Energy Tower Experiment :D

Hello everyone! (: We had another experiment know as the Energy Tower Experiment, so I'll be writing about it here. 

In this experiment, we were supposed to lift the "Treasure" up to a height of 15cm. The "Treasure"- a 5 gram weight-is to be lifted using reusable energy power, in which case, only water power is available. 

Challenges were faced, surprises were given. We took 1h to create our first experiment, which failed. Then, we spent 5-10 minutes on another experiment then we succeeded. 

Our first experiment involved using corrugated board to make the wheel, but it did not work very well due to water causing the clay to have the inability to stick, and friction about certain parts. The made water wheel was also very unstable. As for the second experiment, we wrote down the procedure detailedly since it was successful, so here it is! 

1. Place two bottles in the sink as stands.

2. Fill them with water to ensure that it does not topple.

3. Shape a block of plasticine to a circular disk

4. Cut off half of the spoon handle and pierce the rest of it into the plasticine at an interval of around 3 cm

5. Insert a wooden skewer through the middle of plasticine disk.

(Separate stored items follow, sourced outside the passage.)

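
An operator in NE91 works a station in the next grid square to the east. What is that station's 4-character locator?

Longitude square 9; +1 → 10, wraps to 0, carry into field.
Longitude field N = 13; +1 → 14 = O.
The latitude characters are unchanged.

OE01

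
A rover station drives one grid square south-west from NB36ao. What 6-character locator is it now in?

NB26xn

Longitude subsquare a = 0; −1 → -1, wraps to 23 = x, carry into square.
Longitude square 3; −1 → 2.
Latitude subsquare o = 14; −1 → 13 = n.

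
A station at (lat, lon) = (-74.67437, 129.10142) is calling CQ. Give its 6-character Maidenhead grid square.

Shift to the Maidenhead origin (180°W, 90°S): lon 309.1014, lat 15.3256.
Field: 309.1014/20 → 15 → P, 15.3256/10 → 1 → B; chars PB.
Square: 9.1014/2 → 4, 5.3256/1 → 5; chars 45.
Subsquare: 1.1014/0.0833333 → 13 → n, 0.3256/0.0416667 → 7 → h; chars nh.

PB45nh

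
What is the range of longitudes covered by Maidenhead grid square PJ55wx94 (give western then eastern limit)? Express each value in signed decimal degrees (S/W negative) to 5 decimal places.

131.90833, 131.91667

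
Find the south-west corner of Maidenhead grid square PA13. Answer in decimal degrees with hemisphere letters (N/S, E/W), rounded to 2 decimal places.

87.00° S, 122.00° E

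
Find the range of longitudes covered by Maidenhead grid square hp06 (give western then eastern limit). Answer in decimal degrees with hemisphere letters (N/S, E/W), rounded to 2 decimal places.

40.00° W, 38.00° W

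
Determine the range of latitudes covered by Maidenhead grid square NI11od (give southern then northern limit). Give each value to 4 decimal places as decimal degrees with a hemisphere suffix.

8.8750° S, 8.8333° S

Field N=13, I=8: +13·20° lon, +8·10° lat → SW at lon 80°, lat -10°.
Square 1, 1: +1·2° lon, +1·1° lat → SW at lon 82°, lat -9°.
Subsquare o=14, d=3: +14·0.0833333° lon, +3·0.0416667° lat → SW at lon 83.1667°, lat -8.875°.
Cell spans 0.0833333° lon × 0.0416667° lat.
south 8.8750° S, north 8.8333° S.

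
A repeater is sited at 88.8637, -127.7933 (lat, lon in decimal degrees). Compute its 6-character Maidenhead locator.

CR68cu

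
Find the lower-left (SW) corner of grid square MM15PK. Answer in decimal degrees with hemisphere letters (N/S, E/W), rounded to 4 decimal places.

Field M=12, M=12: +12·20° lon, +12·10° lat → SW at lon 60°, lat 30°.
Square 1, 5: +1·2° lon, +5·1° lat → SW at lon 62°, lat 35°.
Subsquare p=15, k=10: +15·0.0833333° lon, +10·0.0416667° lat → SW at lon 63.25°, lat 35.4167°.
latitude 35.4167° N, longitude 63.2500° E.

35.4167° N, 63.2500° E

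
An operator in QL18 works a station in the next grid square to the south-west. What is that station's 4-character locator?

QL07

Longitude square 1; −1 → 0.
Latitude square 8; −1 → 7.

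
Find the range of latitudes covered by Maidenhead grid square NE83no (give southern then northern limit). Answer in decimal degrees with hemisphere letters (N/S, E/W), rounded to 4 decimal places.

46.4167° S, 46.3750° S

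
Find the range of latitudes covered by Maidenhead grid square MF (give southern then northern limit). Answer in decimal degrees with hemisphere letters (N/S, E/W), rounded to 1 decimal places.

40.0° S, 30.0° S

Field M=12, F=5: +12·20° lon, +5·10° lat → SW at lon 60°, lat -40°.
Cell spans 20° lon × 10° lat.
south 40.0° S, north 30.0° S.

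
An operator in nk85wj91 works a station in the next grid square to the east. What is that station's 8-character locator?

Longitude extended square 9; +1 → 10, wraps to 0, carry into subsquare.
Longitude subsquare w = 22; +1 → 23 = x.
The latitude characters are unchanged.

NK85xj01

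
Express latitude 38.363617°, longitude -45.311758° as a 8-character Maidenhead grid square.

Shift to the Maidenhead origin (180°W, 90°S): lon 134.68824, lat 128.36362.
Field: 134.68824/20 → 6 → G, 128.36362/10 → 12 → M; chars GM.
Square: 14.68824/2 → 7, 8.36362/1 → 8; chars 78.
Subsquare: 0.68824/0.0833333 → 8 → i, 0.36362/0.0416667 → 8 → i; chars ii.
Extended square: 0.02158/0.00833333 → 2, 0.03028/0.00416667 → 7; chars 27.

GM78ii27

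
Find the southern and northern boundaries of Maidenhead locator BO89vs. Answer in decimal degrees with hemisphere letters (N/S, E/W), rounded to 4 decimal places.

59.7500° N, 59.7917° N

Field B=1, O=14: +1·20° lon, +14·10° lat → SW at lon -160°, lat 50°.
Square 8, 9: +8·2° lon, +9·1° lat → SW at lon -144°, lat 59°.
Subsquare v=21, s=18: +21·0.0833333° lon, +18·0.0416667° lat → SW at lon -142.25°, lat 59.75°.
Cell spans 0.0833333° lon × 0.0416667° lat.
south 59.7500° N, north 59.7917° N.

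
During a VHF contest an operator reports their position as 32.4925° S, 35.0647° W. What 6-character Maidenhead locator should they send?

HF27lm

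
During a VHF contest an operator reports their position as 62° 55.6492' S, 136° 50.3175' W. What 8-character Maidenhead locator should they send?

CC17nb97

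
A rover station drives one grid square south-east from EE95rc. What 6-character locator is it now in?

EE95sb

Longitude subsquare r = 17; +1 → 18 = s.
Latitude subsquare c = 2; −1 → 1 = b.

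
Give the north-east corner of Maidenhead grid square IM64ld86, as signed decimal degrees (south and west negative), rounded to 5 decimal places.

Field I=8, M=12: +8·20° lon, +12·10° lat → SW at lon -20°, lat 30°.
Square 6, 4: +6·2° lon, +4·1° lat → SW at lon -8°, lat 34°.
Subsquare l=11, d=3: +11·0.0833333° lon, +3·0.0416667° lat → SW at lon -7.08333°, lat 34.125°.
Extended square 8, 6: +8·0.00833333° lon, +6·0.00416667° lat → SW at lon -7.01667°, lat 34.15°.
Cell spans 0.00833333° lon × 0.00416667° lat. NE corner is SW corner plus one full cell.
latitude 34.15417, longitude -7.00833.

34.15417, -7.00833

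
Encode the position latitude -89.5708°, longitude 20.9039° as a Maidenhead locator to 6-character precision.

KA00kk

Add 180° to longitude and 90° to latitude: 200.9039, 0.4292.
Field: 200.9039/20 → 10 → K, 0.4292/10 → 0 → A; chars KA.
Square: 0.9039/2 → 0, 0.4292/1 → 0; chars 00.
Subsquare: 0.9039/0.0833333 → 10 → k, 0.4292/0.0416667 → 10 → k; chars kk.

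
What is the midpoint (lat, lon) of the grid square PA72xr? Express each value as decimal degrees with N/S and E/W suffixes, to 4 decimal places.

Field P=15, A=0: +15·20° lon, +0·10° lat → SW at lon 120°, lat -90°.
Square 7, 2: +7·2° lon, +2·1° lat → SW at lon 134°, lat -88°.
Subsquare x=23, r=17: +23·0.0833333° lon, +17·0.0416667° lat → SW at lon 135.917°, lat -87.2917°.
Cell spans 0.0833333° lon × 0.0416667° lat. Centre is SW corner plus half of each.
latitude 87.2708° S, longitude 135.9583° E.

87.2708° S, 135.9583° E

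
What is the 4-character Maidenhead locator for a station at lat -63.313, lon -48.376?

Add 180° to longitude and 90° to latitude: 131.62, 26.69.
Field (20°×10°, letters A–R): 131.62/20 → 6 → G, 26.69/10 → 2 → C; chars GC.
Square (2°×1°, digits 0–9): 11.62/2 → 5, 6.69/1 → 6; chars 56.

GC56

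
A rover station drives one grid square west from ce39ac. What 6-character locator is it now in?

Longitude subsquare a = 0; −1 → -1, wraps to 23 = x, carry into square.
Longitude square 3; −1 → 2.
The latitude characters are unchanged.

CE29xc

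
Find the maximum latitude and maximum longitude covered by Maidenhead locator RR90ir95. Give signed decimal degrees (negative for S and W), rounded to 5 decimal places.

80.73333, 178.75000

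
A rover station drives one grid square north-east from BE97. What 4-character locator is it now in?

CE08

Longitude square 9; +1 → 10, wraps to 0, carry into field.
Longitude field B = 1; +1 → 2 = C.
Latitude square 7; +1 → 8.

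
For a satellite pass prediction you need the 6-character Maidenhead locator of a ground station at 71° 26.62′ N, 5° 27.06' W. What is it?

Shift to the Maidenhead origin (180°W, 90°S): lon 174.5490, lat 161.4437.
Field: 174.5490/20 → 8 → I, 161.4437/10 → 16 → Q; chars IQ.
Square: 14.5490/2 → 7, 1.4437/1 → 1; chars 71.
Subsquare: 0.5490/0.0833333 → 6 → g, 0.4437/0.0416667 → 10 → k; chars gk.

IQ71gk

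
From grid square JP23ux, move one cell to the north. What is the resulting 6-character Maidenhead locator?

Latitude subsquare x = 23; +1 → 24, wraps to 0 = a, carry into square.
Latitude square 3; +1 → 4.
The longitude characters are unchanged.

JP24ua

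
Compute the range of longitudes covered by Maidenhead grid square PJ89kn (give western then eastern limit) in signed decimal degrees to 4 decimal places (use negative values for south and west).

136.8333, 136.9167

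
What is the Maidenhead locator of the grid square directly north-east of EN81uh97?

EN81vh08

Longitude extended square 9; +1 → 10, wraps to 0, carry into subsquare.
Longitude subsquare u = 20; +1 → 21 = v.
Latitude extended square 7; +1 → 8.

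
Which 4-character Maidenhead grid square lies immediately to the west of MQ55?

Longitude square 5; −1 → 4.
The latitude characters are unchanged.

MQ45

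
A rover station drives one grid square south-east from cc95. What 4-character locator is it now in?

DC04

Longitude square 9; +1 → 10, wraps to 0, carry into field.
Longitude field C = 2; +1 → 3 = D.
Latitude square 5; −1 → 4.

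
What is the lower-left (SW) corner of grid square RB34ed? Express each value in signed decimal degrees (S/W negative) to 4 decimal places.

-75.8750, 166.3333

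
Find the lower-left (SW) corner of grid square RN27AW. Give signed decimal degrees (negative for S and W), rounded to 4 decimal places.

Field R=17, N=13: +17·20° lon, +13·10° lat → SW at lon 160°, lat 40°.
Square 2, 7: +2·2° lon, +7·1° lat → SW at lon 164°, lat 47°.
Subsquare a=0, w=22: +0·0.0833333° lon, +22·0.0416667° lat → SW at lon 164°, lat 47.9167°.
latitude 47.9167, longitude 164.0000.

47.9167, 164.0000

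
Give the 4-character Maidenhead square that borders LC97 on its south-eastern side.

MC06

Longitude square 9; +1 → 10, wraps to 0, carry into field.
Longitude field L = 11; +1 → 12 = M.
Latitude square 7; −1 → 6.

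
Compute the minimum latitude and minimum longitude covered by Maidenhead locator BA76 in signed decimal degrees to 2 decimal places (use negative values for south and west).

-84.00, -146.00

Field B=1, A=0: +1·20° lon, +0·10° lat → SW at lon -160°, lat -90°.
Square 7, 6: +7·2° lon, +6·1° lat → SW at lon -146°, lat -84°.
latitude -84.00, longitude -146.00.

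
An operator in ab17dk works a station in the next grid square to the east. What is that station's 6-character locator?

Longitude subsquare d = 3; +1 → 4 = e.
The latitude characters are unchanged.

AB17ek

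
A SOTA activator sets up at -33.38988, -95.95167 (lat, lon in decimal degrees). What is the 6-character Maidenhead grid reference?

EF26ao

Add 180° to longitude and 90° to latitude: 84.0483, 56.6101.
Field: 84.0483/20 → 4 → E, 56.6101/10 → 5 → F; chars EF.
Square: 4.0483/2 → 2, 6.6101/1 → 6; chars 26.
Subsquare: 0.0483/0.0833333 → 0 → a, 0.6101/0.0416667 → 14 → o; chars ao.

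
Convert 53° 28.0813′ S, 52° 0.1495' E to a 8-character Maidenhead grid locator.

LD66am07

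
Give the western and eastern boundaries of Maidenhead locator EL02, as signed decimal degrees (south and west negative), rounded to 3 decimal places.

-100.000, -98.000

Field E=4, L=11: +4·20° lon, +11·10° lat → SW at lon -100°, lat 20°.
Square 0, 2: +0·2° lon, +2·1° lat → SW at lon -100°, lat 22°.
Cell spans 2° lon × 1° lat.
west -100.000, east -98.000.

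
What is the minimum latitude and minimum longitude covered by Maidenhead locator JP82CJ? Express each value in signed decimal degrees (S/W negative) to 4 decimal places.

62.3750, 16.1667

Field J=9, P=15: +9·20° lon, +15·10° lat → SW at lon 0°, lat 60°.
Square 8, 2: +8·2° lon, +2·1° lat → SW at lon 16°, lat 62°.
Subsquare c=2, j=9: +2·0.0833333° lon, +9·0.0416667° lat → SW at lon 16.1667°, lat 62.375°.
latitude 62.3750, longitude 16.1667.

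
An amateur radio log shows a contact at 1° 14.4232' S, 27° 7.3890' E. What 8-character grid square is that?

Shift to the Maidenhead origin (180°W, 90°S): lon 207.12315, lat 88.75961.
Field: lon ⌊207.12315/20⌋ = 10 → K; lat ⌊88.75961/10⌋ = 8 → I.
Square: lon ⌊7.12315/2⌋ = 3; lat ⌊8.75961/1⌋ = 8.
Subsquare: lon ⌊1.12315/0.0833333⌋ = 13 → n; lat ⌊0.75961/0.0416667⌋ = 18 → s.
Extended square: lon ⌊0.03982/0.00833333⌋ = 4; lat ⌊0.00961/0.00416667⌋ = 2.

KI38ns42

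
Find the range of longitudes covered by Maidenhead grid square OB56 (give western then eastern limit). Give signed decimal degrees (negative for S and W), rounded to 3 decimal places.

110.000, 112.000

Field O=14, B=1: +14·20° lon, +1·10° lat → SW at lon 100°, lat -80°.
Square 5, 6: +5·2° lon, +6·1° lat → SW at lon 110°, lat -74°.
Cell spans 2° lon × 1° lat.
west 110.000, east 112.000.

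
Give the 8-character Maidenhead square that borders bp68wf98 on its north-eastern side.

BP68xf09

Longitude extended square 9; +1 → 10, wraps to 0, carry into subsquare.
Longitude subsquare w = 22; +1 → 23 = x.
Latitude extended square 8; +1 → 9.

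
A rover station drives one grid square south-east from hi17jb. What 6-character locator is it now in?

HI17ka

Longitude subsquare j = 9; +1 → 10 = k.
Latitude subsquare b = 1; −1 → 0 = a.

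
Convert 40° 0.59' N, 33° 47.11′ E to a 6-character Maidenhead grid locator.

Add 180° to longitude and 90° to latitude: 213.7852, 130.0098.
Field: 213.7852/20 → 10 → K, 130.0098/10 → 13 → N; chars KN.
Square: 13.7852/2 → 6, 0.0098/1 → 0; chars 60.
Subsquare: 1.7852/0.0833333 → 21 → v, 0.0098/0.0416667 → 0 → a; chars va.

KN60va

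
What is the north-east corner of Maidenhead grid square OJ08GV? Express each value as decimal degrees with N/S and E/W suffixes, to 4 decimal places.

8.9167° N, 100.5833° E

Field O=14, J=9: +14·20° lon, +9·10° lat → SW at lon 100°, lat 0°.
Square 0, 8: +0·2° lon, +8·1° lat → SW at lon 100°, lat 8°.
Subsquare g=6, v=21: +6·0.0833333° lon, +21·0.0416667° lat → SW at lon 100.5°, lat 8.875°.
Cell spans 0.0833333° lon × 0.0416667° lat. NE corner is SW corner plus one full cell.
latitude 8.9167° N, longitude 100.5833° E.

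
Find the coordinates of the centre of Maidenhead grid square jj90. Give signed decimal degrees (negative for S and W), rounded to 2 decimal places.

0.50, 19.00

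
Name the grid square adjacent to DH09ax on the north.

Latitude subsquare x = 23; +1 → 24, wraps to 0 = a, carry into square.
Latitude square 9; +1 → 10, wraps to 0, carry into field.
Latitude field H = 7; +1 → 8 = I.
The longitude characters are unchanged.

DI00aa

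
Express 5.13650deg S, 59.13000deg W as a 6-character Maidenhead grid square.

GI04ku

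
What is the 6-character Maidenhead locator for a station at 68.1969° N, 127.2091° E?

PP38oe

Shift to the Maidenhead origin (180°W, 90°S): lon 307.2091, lat 158.1969.
Field: lon ⌊307.2091/20⌋ = 15 → P; lat ⌊158.1969/10⌋ = 15 → P.
Square: lon ⌊7.2091/2⌋ = 3; lat ⌊8.1969/1⌋ = 8.
Subsquare: lon ⌊1.2091/0.0833333⌋ = 14 → o; lat ⌊0.1969/0.0416667⌋ = 4 → e.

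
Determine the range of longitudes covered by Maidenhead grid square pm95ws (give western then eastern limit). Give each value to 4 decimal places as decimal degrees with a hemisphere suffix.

139.8333° E, 139.9167° E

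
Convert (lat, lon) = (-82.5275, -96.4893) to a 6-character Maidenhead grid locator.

EA17sl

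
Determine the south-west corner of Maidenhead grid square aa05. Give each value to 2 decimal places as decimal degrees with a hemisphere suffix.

Field A=0, A=0: +0·20° lon, +0·10° lat → SW at lon -180°, lat -90°.
Square 0, 5: +0·2° lon, +5·1° lat → SW at lon -180°, lat -85°.
latitude 85.00° S, longitude 180.00° W.

85.00° S, 180.00° W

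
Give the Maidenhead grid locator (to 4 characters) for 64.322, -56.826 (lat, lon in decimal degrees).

Shift to the Maidenhead origin (180°W, 90°S): lon 123.17, lat 154.32.
Field: lon ⌊123.17/20⌋ = 6 → G; lat ⌊154.32/10⌋ = 15 → P.
Square: lon ⌊3.17/2⌋ = 1; lat ⌊4.32/1⌋ = 4.

GP14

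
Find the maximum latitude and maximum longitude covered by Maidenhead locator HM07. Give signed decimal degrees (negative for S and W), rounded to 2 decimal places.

38.00, -38.00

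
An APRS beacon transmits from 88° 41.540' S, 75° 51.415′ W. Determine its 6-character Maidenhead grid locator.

FA21bh

Shift to the Maidenhead origin (180°W, 90°S): lon 104.1431, lat 1.3077.
Field: 104.1431/20 → 5 → F, 1.3077/10 → 0 → A; chars FA.
Square: 4.1431/2 → 2, 1.3077/1 → 1; chars 21.
Subsquare: 0.1431/0.0833333 → 1 → b, 0.3077/0.0416667 → 7 → h; chars bh.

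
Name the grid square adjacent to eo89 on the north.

Latitude square 9; +1 → 10, wraps to 0, carry into field.
Latitude field O = 14; +1 → 15 = P.
The longitude characters are unchanged.

EP80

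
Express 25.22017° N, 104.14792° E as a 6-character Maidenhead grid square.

OL25bf

Add 180° to longitude and 90° to latitude: 284.1479, 115.2202.
Field: lon ⌊284.1479/20⌋ = 14 → O; lat ⌊115.2202/10⌋ = 11 → L.
Square: lon ⌊4.1479/2⌋ = 2; lat ⌊5.2202/1⌋ = 5.
Subsquare: lon ⌊0.1479/0.0833333⌋ = 1 → b; lat ⌊0.2202/0.0416667⌋ = 5 → f.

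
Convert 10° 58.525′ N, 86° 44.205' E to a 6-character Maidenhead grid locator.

Shift to the Maidenhead origin (180°W, 90°S): lon 266.7368, lat 100.9754.
Field: lon ⌊266.7368/20⌋ = 13 → N; lat ⌊100.9754/10⌋ = 10 → K.
Square: lon ⌊6.7368/2⌋ = 3; lat ⌊0.9754/1⌋ = 0.
Subsquare: lon ⌊0.7368/0.0833333⌋ = 8 → i; lat ⌊0.9754/0.0416667⌋ = 23 → x.

NK30ix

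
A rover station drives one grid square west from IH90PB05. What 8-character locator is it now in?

Longitude extended square 0; −1 → -1, wraps to 9, carry into subsquare.
Longitude subsquare p = 15; −1 → 14 = o.
The latitude characters are unchanged.

IH90ob95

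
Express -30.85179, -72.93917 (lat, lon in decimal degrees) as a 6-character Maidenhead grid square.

Shift to the Maidenhead origin (180°W, 90°S): lon 107.0608, lat 59.1482.
Field (20°×10°, letters A–R): 107.0608/20 → 5 → F, 59.1482/10 → 5 → F; chars FF.
Square (2°×1°, digits 0–9): 7.0608/2 → 3, 9.1482/1 → 9; chars 39.
Subsquare (5′×2.5′, letters a–x): 1.0608/0.0833333 → 12 → m, 0.1482/0.0416667 → 3 → d; chars md.

FF39md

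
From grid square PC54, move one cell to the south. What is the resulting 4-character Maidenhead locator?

Latitude square 4; −1 → 3.
The longitude characters are unchanged.

PC53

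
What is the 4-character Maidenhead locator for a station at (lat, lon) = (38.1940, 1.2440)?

JM08

Offset from 180°W / 90°S: lon 181.24°, lat 128.19°.
Field: lon ⌊181.24/20⌋ = 9 → J; lat ⌊128.19/10⌋ = 12 → M.
Square: lon ⌊1.24/2⌋ = 0; lat ⌊8.19/1⌋ = 8.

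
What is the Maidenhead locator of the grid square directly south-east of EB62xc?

EB72ab

Longitude subsquare x = 23; +1 → 24, wraps to 0 = a, carry into square.
Longitude square 6; +1 → 7.
Latitude subsquare c = 2; −1 → 1 = b.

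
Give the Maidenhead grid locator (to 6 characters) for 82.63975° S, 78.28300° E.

Offset from 180°W / 90°S: lon 258.2830°, lat 7.3602°.
Field: 258.2830/20 → 12 → M, 7.3602/10 → 0 → A; chars MA.
Square: 18.2830/2 → 9, 7.3602/1 → 7; chars 97.
Subsquare: 0.2830/0.0833333 → 3 → d, 0.3602/0.0416667 → 8 → i; chars di.

MA97di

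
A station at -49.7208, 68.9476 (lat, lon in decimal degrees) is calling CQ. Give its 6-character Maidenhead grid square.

ME40lg

Offset from 180°W / 90°S: lon 248.9476°, lat 40.2792°.
Field: lon ⌊248.9476/20⌋ = 12 → M; lat ⌊40.2792/10⌋ = 4 → E.
Square: lon ⌊8.9476/2⌋ = 4; lat ⌊0.2792/1⌋ = 0.
Subsquare: lon ⌊0.9476/0.0833333⌋ = 11 → l; lat ⌊0.2792/0.0416667⌋ = 6 → g.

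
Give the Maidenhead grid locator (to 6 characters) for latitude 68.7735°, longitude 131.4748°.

Offset from 180°W / 90°S: lon 311.4748°, lat 158.7735°.
Field: lon ⌊311.4748/20⌋ = 15 → P; lat ⌊158.7735/10⌋ = 15 → P.
Square: lon ⌊11.4748/2⌋ = 5; lat ⌊8.7735/1⌋ = 8.
Subsquare: lon ⌊1.4748/0.0833333⌋ = 17 → r; lat ⌊0.7735/0.0416667⌋ = 18 → s.

PP58rs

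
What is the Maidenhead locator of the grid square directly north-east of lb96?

MB07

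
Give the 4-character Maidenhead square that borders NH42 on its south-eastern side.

NH51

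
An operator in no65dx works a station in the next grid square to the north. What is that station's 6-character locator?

NO66da

Latitude subsquare x = 23; +1 → 24, wraps to 0 = a, carry into square.
Latitude square 5; +1 → 6.
The longitude characters are unchanged.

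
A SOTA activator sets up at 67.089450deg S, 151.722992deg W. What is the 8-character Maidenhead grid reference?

BC42dv38

Shift to the Maidenhead origin (180°W, 90°S): lon 28.27701, lat 22.91055.
Field (20°×10°, letters A–R): lon ⌊28.27701/20⌋ = 1 → B; lat ⌊22.91055/10⌋ = 2 → C.
Square (2°×1°, digits 0–9): lon ⌊8.27701/2⌋ = 4; lat ⌊2.91055/1⌋ = 2.
Subsquare (5′×2.5′, letters a–x): lon ⌊0.27701/0.0833333⌋ = 3 → d; lat ⌊0.91055/0.0416667⌋ = 21 → v.
Extended square (30″×15″, digits 0–9): lon ⌊0.02701/0.00833333⌋ = 3; lat ⌊0.03555/0.00416667⌋ = 8.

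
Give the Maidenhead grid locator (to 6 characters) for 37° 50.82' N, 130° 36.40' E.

PM57hu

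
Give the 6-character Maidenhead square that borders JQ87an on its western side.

Longitude subsquare a = 0; −1 → -1, wraps to 23 = x, carry into square.
Longitude square 8; −1 → 7.
The latitude characters are unchanged.

JQ77xn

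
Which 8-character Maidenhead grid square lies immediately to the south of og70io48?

OG70io47

Latitude extended square 8; −1 → 7.
The longitude characters are unchanged.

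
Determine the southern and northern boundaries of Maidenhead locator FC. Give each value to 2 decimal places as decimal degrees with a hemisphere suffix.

Field F=5, C=2: +5·20° lon, +2·10° lat → SW at lon -80°, lat -70°.
Cell spans 20° lon × 10° lat.
south 70.00° S, north 60.00° S.

70.00° S, 60.00° S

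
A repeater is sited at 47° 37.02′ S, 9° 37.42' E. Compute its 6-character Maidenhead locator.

JE42tj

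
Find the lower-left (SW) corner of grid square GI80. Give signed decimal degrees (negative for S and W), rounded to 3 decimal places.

-10.000, -44.000

Field G=6, I=8: +6·20° lon, +8·10° lat → SW at lon -60°, lat -10°.
Square 8, 0: +8·2° lon, +0·1° lat → SW at lon -44°, lat -10°.
latitude -10.000, longitude -44.000.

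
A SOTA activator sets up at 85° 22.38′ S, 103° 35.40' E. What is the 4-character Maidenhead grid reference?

OA14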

6. Secure the tips of the wooden skewer onto the bottle caps.

7. Tie the string to the weight, then tie the other end onto the wooden skewer.

8. Pour water onto the spokes of the waterwheel.

9. Repeat with the interval between the spokes as 2 cm.

We started off with 6 spokes, but after observation, we realised it was not able to fully lift the load, thus adding another 2 spokes, making it a total of 8. From this, we can see that with more spoons used, the faster the wheel will spin and the load get lifted.

Here are some photos and a video!

At the end of the experiment, my group did a self-reflection, and we realised that to succeed in an experiment, we must not think to complicated and too straight (making a water wheel). Just think of how some things can be used as replacements for others and it still can be successful.